Zvi Bar'el, writing for Haaretz, argued that the escalation was seen as good for Israel and that the events in Gaza were part of a plan to 'sell' an Israeli attack on Iran. Al-Hayat, surveying several possible reasons for the attack, argued that 'marketing the Iron Dome' project and testing Hamas's military capabilities played some role in Israeli defence calculations for the killing. Neve Gordon, surveying the opinions of several analysts in the Israeli press, cites, among others, Maariv's Ofer Shelah for the view that statements by the Minister of Defense, Ehud Barak gave the impression that Qaisi's assassination was not directly preemptive, since Barak explicitly said that what al-Qaisi was planning, and where the attack was to be launched, and whether an imminent attack had been foiled, was not clear, and that the attack was more about deterrence.
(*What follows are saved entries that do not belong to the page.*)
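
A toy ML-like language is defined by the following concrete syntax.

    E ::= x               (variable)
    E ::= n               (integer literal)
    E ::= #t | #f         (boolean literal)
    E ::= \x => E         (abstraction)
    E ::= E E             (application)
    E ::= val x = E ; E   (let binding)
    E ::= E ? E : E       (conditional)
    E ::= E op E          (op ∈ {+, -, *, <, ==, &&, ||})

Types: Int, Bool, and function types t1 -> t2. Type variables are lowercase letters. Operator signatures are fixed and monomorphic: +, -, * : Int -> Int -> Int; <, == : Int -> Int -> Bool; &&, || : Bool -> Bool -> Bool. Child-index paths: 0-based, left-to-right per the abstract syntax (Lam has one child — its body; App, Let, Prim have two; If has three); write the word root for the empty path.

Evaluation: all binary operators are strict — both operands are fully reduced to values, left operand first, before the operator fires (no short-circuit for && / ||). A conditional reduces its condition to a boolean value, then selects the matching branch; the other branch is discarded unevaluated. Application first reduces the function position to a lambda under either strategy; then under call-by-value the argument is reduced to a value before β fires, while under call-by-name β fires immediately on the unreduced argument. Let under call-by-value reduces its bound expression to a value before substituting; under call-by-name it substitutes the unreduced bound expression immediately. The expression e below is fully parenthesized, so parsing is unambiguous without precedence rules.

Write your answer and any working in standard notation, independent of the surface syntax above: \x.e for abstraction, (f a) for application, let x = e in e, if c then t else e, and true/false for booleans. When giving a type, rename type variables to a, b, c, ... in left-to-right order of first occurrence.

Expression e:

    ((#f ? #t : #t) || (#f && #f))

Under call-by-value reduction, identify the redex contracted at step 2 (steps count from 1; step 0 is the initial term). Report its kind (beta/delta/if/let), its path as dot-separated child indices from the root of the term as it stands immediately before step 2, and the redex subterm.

Answer: delta at 1 : (false && false)

Trace:
step 0: ((if false then true else true) || (false && false))
step 1: [if@0] (true || (false && false))
step 2: [delta@1] (true || false)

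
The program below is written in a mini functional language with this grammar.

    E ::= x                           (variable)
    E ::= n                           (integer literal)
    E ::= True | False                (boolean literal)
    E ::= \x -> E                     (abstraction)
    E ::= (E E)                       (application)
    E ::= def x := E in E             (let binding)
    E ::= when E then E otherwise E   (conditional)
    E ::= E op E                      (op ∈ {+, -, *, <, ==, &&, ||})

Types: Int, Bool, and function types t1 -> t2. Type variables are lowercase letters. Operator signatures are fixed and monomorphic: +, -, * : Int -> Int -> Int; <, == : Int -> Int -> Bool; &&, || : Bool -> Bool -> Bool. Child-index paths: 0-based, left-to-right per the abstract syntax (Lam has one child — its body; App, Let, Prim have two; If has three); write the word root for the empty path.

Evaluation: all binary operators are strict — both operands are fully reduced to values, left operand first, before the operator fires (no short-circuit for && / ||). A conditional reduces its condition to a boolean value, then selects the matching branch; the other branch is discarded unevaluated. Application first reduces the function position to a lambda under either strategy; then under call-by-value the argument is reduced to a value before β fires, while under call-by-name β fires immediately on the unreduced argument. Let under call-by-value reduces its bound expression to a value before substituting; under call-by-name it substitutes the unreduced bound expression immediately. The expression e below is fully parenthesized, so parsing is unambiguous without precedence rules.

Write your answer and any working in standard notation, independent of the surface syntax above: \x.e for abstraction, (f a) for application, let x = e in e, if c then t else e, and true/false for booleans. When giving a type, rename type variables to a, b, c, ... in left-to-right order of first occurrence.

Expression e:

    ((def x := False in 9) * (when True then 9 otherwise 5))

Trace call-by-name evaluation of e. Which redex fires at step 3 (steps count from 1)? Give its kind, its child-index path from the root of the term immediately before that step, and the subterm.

Answer: delta at root : (9 * 9)

Derivation:
step 0: ((let x = false in 9) * (if true then 9 else 5))
step 1: [let@0] (9 * (if true then 9 else 5))
step 2: [if@1] (9 * 9)
step 3: [delta@root] 81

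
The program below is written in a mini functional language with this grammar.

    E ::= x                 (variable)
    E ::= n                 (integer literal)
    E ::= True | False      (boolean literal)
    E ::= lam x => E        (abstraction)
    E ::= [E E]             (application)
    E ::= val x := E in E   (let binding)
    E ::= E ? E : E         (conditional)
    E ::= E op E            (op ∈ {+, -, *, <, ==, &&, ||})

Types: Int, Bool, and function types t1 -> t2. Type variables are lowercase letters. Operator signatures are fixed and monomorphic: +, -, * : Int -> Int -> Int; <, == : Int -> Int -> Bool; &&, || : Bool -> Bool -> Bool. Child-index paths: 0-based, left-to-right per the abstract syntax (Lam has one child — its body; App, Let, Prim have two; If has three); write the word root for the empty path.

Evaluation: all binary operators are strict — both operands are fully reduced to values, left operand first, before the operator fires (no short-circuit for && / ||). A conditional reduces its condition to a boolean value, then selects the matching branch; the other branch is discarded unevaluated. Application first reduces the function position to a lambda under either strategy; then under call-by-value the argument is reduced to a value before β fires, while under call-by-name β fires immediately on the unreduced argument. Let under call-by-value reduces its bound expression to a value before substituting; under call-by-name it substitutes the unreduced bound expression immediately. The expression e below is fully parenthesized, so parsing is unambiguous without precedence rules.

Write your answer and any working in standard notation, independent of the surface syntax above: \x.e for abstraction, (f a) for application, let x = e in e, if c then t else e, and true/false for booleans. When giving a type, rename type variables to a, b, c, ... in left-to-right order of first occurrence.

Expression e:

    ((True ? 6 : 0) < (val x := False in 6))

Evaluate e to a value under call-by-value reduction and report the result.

Working:
step 0: ((if true then 6 else 0) < (let x = false in 6))
step 1: [if@0] (6 < (let x = false in 6))
step 2: [let@1] (6 < 6)
step 3: [delta@root] false

Answer: false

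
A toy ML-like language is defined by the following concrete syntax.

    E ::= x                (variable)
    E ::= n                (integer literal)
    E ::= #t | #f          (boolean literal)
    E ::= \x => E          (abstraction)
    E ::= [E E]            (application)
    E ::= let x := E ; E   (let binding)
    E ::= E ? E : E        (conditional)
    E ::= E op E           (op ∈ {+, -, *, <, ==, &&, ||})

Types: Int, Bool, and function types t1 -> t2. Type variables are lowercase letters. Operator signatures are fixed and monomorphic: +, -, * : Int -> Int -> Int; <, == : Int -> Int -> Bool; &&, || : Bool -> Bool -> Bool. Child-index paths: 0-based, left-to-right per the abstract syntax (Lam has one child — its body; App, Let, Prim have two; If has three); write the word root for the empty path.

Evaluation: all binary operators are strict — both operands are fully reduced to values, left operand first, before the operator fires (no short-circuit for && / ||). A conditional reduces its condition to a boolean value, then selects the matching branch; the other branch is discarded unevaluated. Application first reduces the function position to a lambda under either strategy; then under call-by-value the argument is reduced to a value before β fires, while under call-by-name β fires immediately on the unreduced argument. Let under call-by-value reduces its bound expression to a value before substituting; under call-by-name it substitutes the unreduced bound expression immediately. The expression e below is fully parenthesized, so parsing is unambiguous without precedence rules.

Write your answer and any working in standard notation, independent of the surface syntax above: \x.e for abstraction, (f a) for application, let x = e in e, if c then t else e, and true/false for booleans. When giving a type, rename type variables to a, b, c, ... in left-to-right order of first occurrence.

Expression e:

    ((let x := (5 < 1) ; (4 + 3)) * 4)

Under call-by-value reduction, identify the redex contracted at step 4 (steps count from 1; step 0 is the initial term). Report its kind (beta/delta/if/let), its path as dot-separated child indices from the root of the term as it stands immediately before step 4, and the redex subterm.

Answer: delta at root : (7 * 4)

Trace:
step 0: ((let x = (5 < 1) in (4 + 3)) * 4)
step 1: [delta@0.0] ((let x = false in (4 + 3)) * 4)
step 2: [let@0] ((4 + 3) * 4)
step 3: [delta@0] (7 * 4)
step 4: [delta@root] 28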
Gordon also reports that several commentators argued that the assassination had been planned well in advance, the ambush itself being prepared a week beforehand, and that its execution had been delayed until Prime Minister Benjamin Netanyahu returned from his diplomatic visit to Washington, Purim festivities had passed, and the weather had cleared up.

As a response to the targeted assassination, a barrage of rockets was launched from Gaza, resulting in the March 2012 Gaza–Israel clashes. Yossi Klein, writing in Haaretz, argued that people in Tel Aviv were sceptical of the stories given out by government spokesmen and concluded that:-
The death of Zahid al-Kaisi met the criteria of cost-benefit analysis well. A few days of fear in Sderot are a small investment that will bring a big profit in terms of punishment and deterrence.